Chinese health guru said root vegetables are good for us, so I am trying to eat more. Root vegetable such as nagaimo (山药), burdock root/ gobo, lotus root, ginger, turmeric, etc. Nagaimo is really good for us but I have not bought it often as I still have no idea how to incorporate it into our family meal besides making a dessert. I bought burdock root occasionally to make soup; even tried it in stir-frying once, but I found it to be quite fibrous and my family members didn't like it. But I was glad to found this Ueong Jorim (seasoned burdock root) recipe on Pinterest one day. This is surely a keeper for me, I guess by stir-frying and simmering, it makes it less fibrous that even my little girl likes it.
Recipe adapted from Korean Food with some changes.
1 long burdock root/gobo root (about 1+ lb.)
2 cups water
1 Tbsp. apple cider vinegar (you can use white vinegar)
2 tsp. full honey
9 tsp. soy sauce
4 tsp. cane sugar
2 tsp.
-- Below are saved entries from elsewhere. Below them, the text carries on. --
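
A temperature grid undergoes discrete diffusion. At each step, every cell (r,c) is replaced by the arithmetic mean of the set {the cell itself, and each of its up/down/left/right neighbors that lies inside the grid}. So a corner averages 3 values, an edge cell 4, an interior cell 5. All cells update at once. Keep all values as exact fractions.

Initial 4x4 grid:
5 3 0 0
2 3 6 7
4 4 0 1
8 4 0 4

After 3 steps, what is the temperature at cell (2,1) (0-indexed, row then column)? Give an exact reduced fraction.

Answer: 1021/300

Derivation:
Step 1: cell (2,1) = 3
Step 2: cell (2,1) = 173/50
Step 3: cell (2,1) = 1021/300
Full grid after step 3:
  446/135 10819/3600 2027/720 3001/1080
  12799/3600 4901/1500 8689/3000 253/90
  14299/3600 1021/300 8489/3000 2363/900
  221/54 12709/3600 9857/3600 2621/1080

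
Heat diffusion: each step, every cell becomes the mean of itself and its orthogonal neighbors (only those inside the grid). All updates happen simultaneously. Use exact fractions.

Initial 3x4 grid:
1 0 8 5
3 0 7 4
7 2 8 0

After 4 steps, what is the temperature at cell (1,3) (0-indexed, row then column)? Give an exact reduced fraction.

Answer: 484973/108000

Derivation:
Step 1: cell (1,3) = 4
Step 2: cell (1,3) = 143/30
Step 3: cell (1,3) = 8077/1800
Step 4: cell (1,3) = 484973/108000
Full grid after step 4:
  373951/129600 710231/216000 882931/216000 288103/64800
  2618909/864000 1268161/360000 732493/180000 484973/108000
  145567/43200 43867/12000 50017/12000 11747/2700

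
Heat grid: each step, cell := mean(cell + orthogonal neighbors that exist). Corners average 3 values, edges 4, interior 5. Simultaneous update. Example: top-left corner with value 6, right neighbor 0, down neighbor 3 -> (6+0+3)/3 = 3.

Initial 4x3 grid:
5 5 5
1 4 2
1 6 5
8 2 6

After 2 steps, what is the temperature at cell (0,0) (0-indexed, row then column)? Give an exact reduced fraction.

Answer: 67/18

Derivation:
Step 1: cell (0,0) = 11/3
Step 2: cell (0,0) = 67/18
Full grid after step 2:
  67/18 961/240 17/4
  841/240 187/50 327/80
  841/240 429/100 1001/240
  79/18 171/40 175/36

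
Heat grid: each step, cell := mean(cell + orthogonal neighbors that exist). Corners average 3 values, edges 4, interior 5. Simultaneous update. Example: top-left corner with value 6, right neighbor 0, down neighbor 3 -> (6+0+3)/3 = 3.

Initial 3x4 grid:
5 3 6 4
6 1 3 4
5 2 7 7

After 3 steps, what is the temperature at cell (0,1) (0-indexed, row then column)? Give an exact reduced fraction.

Answer: 28837/7200

Derivation:
Step 1: cell (0,1) = 15/4
Step 2: cell (0,1) = 185/48
Step 3: cell (0,1) = 28837/7200
Full grid after step 3:
  437/108 28837/7200 29677/7200 9637/2160
  19423/4800 3951/1000 25861/6000 33127/7200
  1747/432 14881/3600 2671/600 73/15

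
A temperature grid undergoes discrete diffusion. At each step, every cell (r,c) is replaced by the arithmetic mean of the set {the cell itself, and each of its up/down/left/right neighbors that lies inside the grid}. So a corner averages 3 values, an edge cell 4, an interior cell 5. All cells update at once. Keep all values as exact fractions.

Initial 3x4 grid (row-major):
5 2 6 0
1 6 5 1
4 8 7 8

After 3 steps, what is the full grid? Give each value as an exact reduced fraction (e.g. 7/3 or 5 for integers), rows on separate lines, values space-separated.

After step 1:
  8/3 19/4 13/4 7/3
  4 22/5 5 7/2
  13/3 25/4 7 16/3
After step 2:
  137/36 113/30 23/6 109/36
  77/20 122/25 463/100 97/24
  175/36 1319/240 283/48 95/18
After step 3:
  514/135 14657/3600 3433/900 785/216
  5219/1200 9049/2000 27937/6000 30559/7200
  10229/2160 38039/7200 38339/7200 2191/432

Answer: 514/135 14657/3600 3433/900 785/216
5219/1200 9049/2000 27937/6000 30559/7200
10229/2160 38039/7200 38339/7200 2191/432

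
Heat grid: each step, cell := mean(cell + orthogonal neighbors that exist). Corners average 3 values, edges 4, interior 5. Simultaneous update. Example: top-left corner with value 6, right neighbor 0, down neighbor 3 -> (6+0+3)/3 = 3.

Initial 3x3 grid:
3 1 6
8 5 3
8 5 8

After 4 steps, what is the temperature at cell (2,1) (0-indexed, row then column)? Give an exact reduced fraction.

Step 1: cell (2,1) = 13/2
Step 2: cell (2,1) = 697/120
Step 3: cell (2,1) = 41969/7200
Step 4: cell (2,1) = 2387293/432000
Full grid after step 4:
  23179/4800 3949961/864000 590383/129600
  41767/8000 1847207/360000 2115293/432000
  123343/21600 2387293/432000 21869/4050

Answer: 2387293/432000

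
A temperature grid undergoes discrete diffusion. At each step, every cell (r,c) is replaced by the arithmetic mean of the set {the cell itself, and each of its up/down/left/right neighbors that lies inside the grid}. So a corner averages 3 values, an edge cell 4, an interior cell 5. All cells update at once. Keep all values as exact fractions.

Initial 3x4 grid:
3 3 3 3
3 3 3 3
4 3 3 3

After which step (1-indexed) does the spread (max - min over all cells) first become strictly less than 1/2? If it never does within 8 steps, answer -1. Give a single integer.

Answer: 1

Derivation:
Step 1: max=10/3, min=3, spread=1/3
  -> spread < 1/2 first at step 1
Step 2: max=59/18, min=3, spread=5/18
Step 3: max=689/216, min=3, spread=41/216
Step 4: max=81977/25920, min=3, spread=4217/25920
Step 5: max=4874749/1555200, min=21679/7200, spread=38417/311040
Step 6: max=291136211/93312000, min=434597/144000, spread=1903471/18662400
Step 7: max=17397149089/5598720000, min=13075759/4320000, spread=18038617/223948800
Step 8: max=1041037782851/335923200000, min=1179326759/388800000, spread=883978523/13436928000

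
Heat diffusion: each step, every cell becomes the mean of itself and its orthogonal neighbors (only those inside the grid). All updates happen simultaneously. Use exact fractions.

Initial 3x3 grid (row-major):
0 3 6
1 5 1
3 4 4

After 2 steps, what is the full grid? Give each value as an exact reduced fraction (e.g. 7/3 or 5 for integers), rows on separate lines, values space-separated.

Answer: 85/36 329/120 65/18
181/80 331/100 197/60
107/36 187/60 11/3

Derivation:
After step 1:
  4/3 7/2 10/3
  9/4 14/5 4
  8/3 4 3
After step 2:
  85/36 329/120 65/18
  181/80 331/100 197/60
  107/36 187/60 11/3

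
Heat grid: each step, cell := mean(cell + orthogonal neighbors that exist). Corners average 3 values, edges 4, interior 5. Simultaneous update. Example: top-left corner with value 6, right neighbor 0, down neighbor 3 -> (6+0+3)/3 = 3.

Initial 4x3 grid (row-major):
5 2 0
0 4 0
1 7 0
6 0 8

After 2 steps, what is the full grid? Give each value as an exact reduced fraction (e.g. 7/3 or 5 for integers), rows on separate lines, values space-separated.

Answer: 91/36 167/80 53/36
41/15 9/4 481/240
161/60 7/2 589/240
133/36 253/80 35/9

Derivation:
After step 1:
  7/3 11/4 2/3
  5/2 13/5 1
  7/2 12/5 15/4
  7/3 21/4 8/3
After step 2:
  91/36 167/80 53/36
  41/15 9/4 481/240
  161/60 7/2 589/240
  133/36 253/80 35/9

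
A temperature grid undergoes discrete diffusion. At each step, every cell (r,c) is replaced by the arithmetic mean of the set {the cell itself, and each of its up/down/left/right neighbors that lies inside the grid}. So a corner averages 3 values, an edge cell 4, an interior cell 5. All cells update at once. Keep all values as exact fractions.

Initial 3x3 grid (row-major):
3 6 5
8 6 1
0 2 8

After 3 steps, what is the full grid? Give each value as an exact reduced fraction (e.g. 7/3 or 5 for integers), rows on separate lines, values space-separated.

After step 1:
  17/3 5 4
  17/4 23/5 5
  10/3 4 11/3
After step 2:
  179/36 289/60 14/3
  357/80 457/100 259/60
  139/36 39/10 38/9
After step 3:
  10261/2160 17123/3600 23/5
  21439/4800 26479/6000 7999/1800
  8801/2160 2483/600 2239/540

Answer: 10261/2160 17123/3600 23/5
21439/4800 26479/6000 7999/1800
8801/2160 2483/600 2239/540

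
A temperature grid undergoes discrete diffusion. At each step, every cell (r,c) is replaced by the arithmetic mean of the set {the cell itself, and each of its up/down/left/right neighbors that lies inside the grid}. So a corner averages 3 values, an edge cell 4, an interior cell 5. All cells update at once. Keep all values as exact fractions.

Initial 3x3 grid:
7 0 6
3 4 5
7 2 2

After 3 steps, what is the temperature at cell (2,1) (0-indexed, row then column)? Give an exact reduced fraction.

Answer: 6179/1600

Derivation:
Step 1: cell (2,1) = 15/4
Step 2: cell (2,1) = 271/80
Step 3: cell (2,1) = 6179/1600
Full grid after step 3:
  4189/1080 19087/4800 3959/1080
  59461/14400 3647/1000 54761/14400
  347/90 6179/1600 629/180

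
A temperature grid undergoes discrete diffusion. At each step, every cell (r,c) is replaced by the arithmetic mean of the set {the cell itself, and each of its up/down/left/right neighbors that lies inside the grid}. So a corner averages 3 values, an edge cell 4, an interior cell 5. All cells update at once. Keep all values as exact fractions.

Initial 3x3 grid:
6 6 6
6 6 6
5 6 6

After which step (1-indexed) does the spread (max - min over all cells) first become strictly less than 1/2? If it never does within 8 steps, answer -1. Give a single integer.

Step 1: max=6, min=17/3, spread=1/3
  -> spread < 1/2 first at step 1
Step 2: max=6, min=103/18, spread=5/18
Step 3: max=6, min=1255/216, spread=41/216
Step 4: max=2149/360, min=75629/12960, spread=347/2592
Step 5: max=21443/3600, min=4558663/777600, spread=2921/31104
Step 6: max=2566517/432000, min=274107461/46656000, spread=24611/373248
Step 7: max=57663259/9720000, min=16477437967/2799360000, spread=207329/4478976
Step 8: max=3071598401/518400000, min=989739647549/167961600000, spread=1746635/53747712

Answer: 1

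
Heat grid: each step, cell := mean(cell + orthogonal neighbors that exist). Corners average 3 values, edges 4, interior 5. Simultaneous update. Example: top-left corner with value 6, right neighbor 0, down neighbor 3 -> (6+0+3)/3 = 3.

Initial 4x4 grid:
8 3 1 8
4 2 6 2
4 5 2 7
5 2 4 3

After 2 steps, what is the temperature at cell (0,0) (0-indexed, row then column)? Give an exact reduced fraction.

Answer: 13/3

Derivation:
Step 1: cell (0,0) = 5
Step 2: cell (0,0) = 13/3
Full grid after step 2:
  13/3 17/4 107/30 167/36
  9/2 88/25 433/100 931/240
  47/12 203/50 333/100 1123/240
  73/18 161/48 973/240 131/36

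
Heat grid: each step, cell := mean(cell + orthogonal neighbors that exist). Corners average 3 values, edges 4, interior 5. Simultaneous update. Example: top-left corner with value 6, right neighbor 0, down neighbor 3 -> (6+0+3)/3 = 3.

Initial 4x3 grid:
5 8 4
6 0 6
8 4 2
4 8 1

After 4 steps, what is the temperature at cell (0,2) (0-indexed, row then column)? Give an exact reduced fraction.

Answer: 195523/43200

Derivation:
Step 1: cell (0,2) = 6
Step 2: cell (0,2) = 53/12
Step 3: cell (0,2) = 187/40
Step 4: cell (0,2) = 195523/43200
Full grid after step 4:
  650269/129600 4200731/864000 195523/43200
  1087979/216000 1663429/360000 315493/72000
  1069339/216000 1651429/360000 896839/216000
  644729/129600 3944171/864000 544829/129600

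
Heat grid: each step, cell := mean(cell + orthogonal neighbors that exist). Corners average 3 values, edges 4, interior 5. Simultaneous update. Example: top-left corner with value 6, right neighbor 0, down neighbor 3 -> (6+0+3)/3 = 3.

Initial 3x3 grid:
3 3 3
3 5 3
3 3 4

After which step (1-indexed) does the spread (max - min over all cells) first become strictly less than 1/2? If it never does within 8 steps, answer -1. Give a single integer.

Step 1: max=15/4, min=3, spread=3/4
Step 2: max=65/18, min=129/40, spread=139/360
  -> spread < 1/2 first at step 2
Step 3: max=50323/14400, min=587/180, spread=1121/4800
Step 4: max=225509/64800, min=480301/144000, spread=187471/1296000
Step 5: max=13347223/3888000, min=2163683/648000, spread=2921/31104
Step 6: max=800402381/233280000, min=130836751/38880000, spread=24611/373248
Step 7: max=47803540207/13996800000, min=7859272847/2332800000, spread=207329/4478976
Step 8: max=2864652139829/839808000000, min=472893494659/139968000000, spread=1746635/53747712

Answer: 2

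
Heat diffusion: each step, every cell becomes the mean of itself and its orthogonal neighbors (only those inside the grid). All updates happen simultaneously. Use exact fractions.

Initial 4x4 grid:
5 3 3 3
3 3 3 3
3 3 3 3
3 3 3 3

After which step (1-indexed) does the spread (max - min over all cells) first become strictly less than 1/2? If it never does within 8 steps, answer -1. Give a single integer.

Answer: 3

Derivation:
Step 1: max=11/3, min=3, spread=2/3
Step 2: max=32/9, min=3, spread=5/9
Step 3: max=365/108, min=3, spread=41/108
  -> spread < 1/2 first at step 3
Step 4: max=10763/3240, min=3, spread=1043/3240
Step 5: max=317153/97200, min=3, spread=25553/97200
Step 6: max=9419459/2916000, min=27079/9000, spread=645863/2916000
Step 7: max=280081691/87480000, min=180971/60000, spread=16225973/87480000
Step 8: max=8350677983/2624400000, min=81701/27000, spread=409340783/2624400000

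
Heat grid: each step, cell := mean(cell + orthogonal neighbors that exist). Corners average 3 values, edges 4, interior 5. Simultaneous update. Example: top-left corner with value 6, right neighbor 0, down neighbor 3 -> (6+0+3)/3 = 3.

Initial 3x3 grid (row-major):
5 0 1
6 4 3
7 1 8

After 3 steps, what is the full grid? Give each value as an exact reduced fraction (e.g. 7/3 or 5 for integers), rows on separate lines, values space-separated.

Answer: 478/135 2607/800 2959/1080
30713/7200 5353/1500 784/225
4799/1080 15719/3600 689/180

Derivation:
After step 1:
  11/3 5/2 4/3
  11/2 14/5 4
  14/3 5 4
After step 2:
  35/9 103/40 47/18
  499/120 99/25 91/30
  91/18 247/60 13/3
After step 3:
  478/135 2607/800 2959/1080
  30713/7200 5353/1500 784/225
  4799/1080 15719/3600 689/180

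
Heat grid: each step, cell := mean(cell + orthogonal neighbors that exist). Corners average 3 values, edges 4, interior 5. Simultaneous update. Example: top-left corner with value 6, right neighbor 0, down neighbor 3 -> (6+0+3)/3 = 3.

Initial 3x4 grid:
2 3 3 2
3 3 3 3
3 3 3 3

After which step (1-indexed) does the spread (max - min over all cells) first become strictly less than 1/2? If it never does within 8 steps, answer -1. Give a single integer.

Step 1: max=3, min=8/3, spread=1/3
  -> spread < 1/2 first at step 1
Step 2: max=3, min=49/18, spread=5/18
Step 3: max=709/240, min=1205/432, spread=89/540
Step 4: max=10549/3600, min=72913/25920, spread=15199/129600
Step 5: max=34937/12000, min=4404287/1555200, spread=617741/7776000
Step 6: max=37572869/12960000, min=110518607/38880000, spread=55/972
Step 7: max=2247606371/777600000, min=6648156613/2332800000, spread=7573/186624
Step 8: max=44858260763/15552000000, min=399651221867/139968000000, spread=32585/1119744

Answer: 1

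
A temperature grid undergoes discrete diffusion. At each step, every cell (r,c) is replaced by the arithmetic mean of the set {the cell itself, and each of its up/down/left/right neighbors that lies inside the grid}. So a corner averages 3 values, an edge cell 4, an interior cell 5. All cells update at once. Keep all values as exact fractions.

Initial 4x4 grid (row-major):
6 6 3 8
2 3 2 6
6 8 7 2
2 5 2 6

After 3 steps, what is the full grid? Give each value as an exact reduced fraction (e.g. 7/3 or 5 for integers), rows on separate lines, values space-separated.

After step 1:
  14/3 9/2 19/4 17/3
  17/4 21/5 21/5 9/2
  9/2 29/5 21/5 21/4
  13/3 17/4 5 10/3
After step 2:
  161/36 1087/240 1147/240 179/36
  1057/240 459/100 437/100 1177/240
  1133/240 459/100 489/100 1037/240
  157/36 1163/240 1007/240 163/36
After step 3:
  2413/540 33067/7200 33571/7200 1319/270
  32737/7200 1349/300 353/75 33421/7200
  32537/7200 7091/1500 671/150 33557/7200
  2507/540 32387/7200 33227/7200 587/135

Answer: 2413/540 33067/7200 33571/7200 1319/270
32737/7200 1349/300 353/75 33421/7200
32537/7200 7091/1500 671/150 33557/7200
2507/540 32387/7200 33227/7200 587/135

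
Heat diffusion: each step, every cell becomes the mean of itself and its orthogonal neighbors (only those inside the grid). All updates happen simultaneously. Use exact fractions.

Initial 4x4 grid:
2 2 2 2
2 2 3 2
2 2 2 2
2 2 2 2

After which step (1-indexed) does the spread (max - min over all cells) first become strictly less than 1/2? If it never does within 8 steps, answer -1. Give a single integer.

Answer: 1

Derivation:
Step 1: max=9/4, min=2, spread=1/4
  -> spread < 1/2 first at step 1
Step 2: max=111/50, min=2, spread=11/50
Step 3: max=5167/2400, min=2, spread=367/2400
Step 4: max=23171/10800, min=1213/600, spread=1337/10800
Step 5: max=689669/324000, min=36469/18000, spread=33227/324000
Step 6: max=20654327/9720000, min=220049/108000, spread=849917/9720000
Step 7: max=616914347/291600000, min=3308533/1620000, spread=21378407/291600000
Step 8: max=18462462371/8748000000, min=995688343/486000000, spread=540072197/8748000000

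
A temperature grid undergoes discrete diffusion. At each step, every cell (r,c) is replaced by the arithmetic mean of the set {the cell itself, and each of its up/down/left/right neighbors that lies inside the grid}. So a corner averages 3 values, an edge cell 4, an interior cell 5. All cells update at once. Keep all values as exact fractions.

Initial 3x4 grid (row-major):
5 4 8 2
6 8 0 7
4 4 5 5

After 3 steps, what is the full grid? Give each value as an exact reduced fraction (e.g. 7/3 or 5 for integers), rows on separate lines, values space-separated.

Answer: 1849/360 2539/480 6611/1440 10501/2160
15331/2880 5699/1200 299/60 1271/288
5267/1080 7247/1440 6401/1440 10321/2160

Derivation:
After step 1:
  5 25/4 7/2 17/3
  23/4 22/5 28/5 7/2
  14/3 21/4 7/2 17/3
After step 2:
  17/3 383/80 1261/240 38/9
  1189/240 109/20 41/10 613/120
  47/9 1069/240 1201/240 38/9
After step 3:
  1849/360 2539/480 6611/1440 10501/2160
  15331/2880 5699/1200 299/60 1271/288
  5267/1080 7247/1440 6401/1440 10321/2160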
Shao Hsing wine
Dashes of black pepper
1. Cut the gobo into several long pieces. Use the back of your knife to peel the gobo under running water. Immediately soak it into water. Finish the rest.
2. Prepare another bowl of water with 1 Tbsp. of vinegar. Thinly julienne the gobo and place into the vinegar water. Let it soak for an hour.
3. In a small bowl, prepare the sauce by mixing it all together.
4. In a frying pan, add a little oil. Drain the gobo and rinse with water. Add into the pan and pan-fry the julienne gobo until soften. Add the sauce and 2 cups of water and let it boil.
5. When boiling, turn the heat to simmer and simmer until most of the liquid has been evaporated. Lastly, add in the honey. Mix well and stir until thicken. Pour onto a plate and garnish with toasted sesame seeds. Serve!
Note: You can also save half of it in a glass container (without sesame seeds) and keep refrigerated. Each day take a little out of the fridge and add toasted sesame seeds and enjoy as a cold side dish.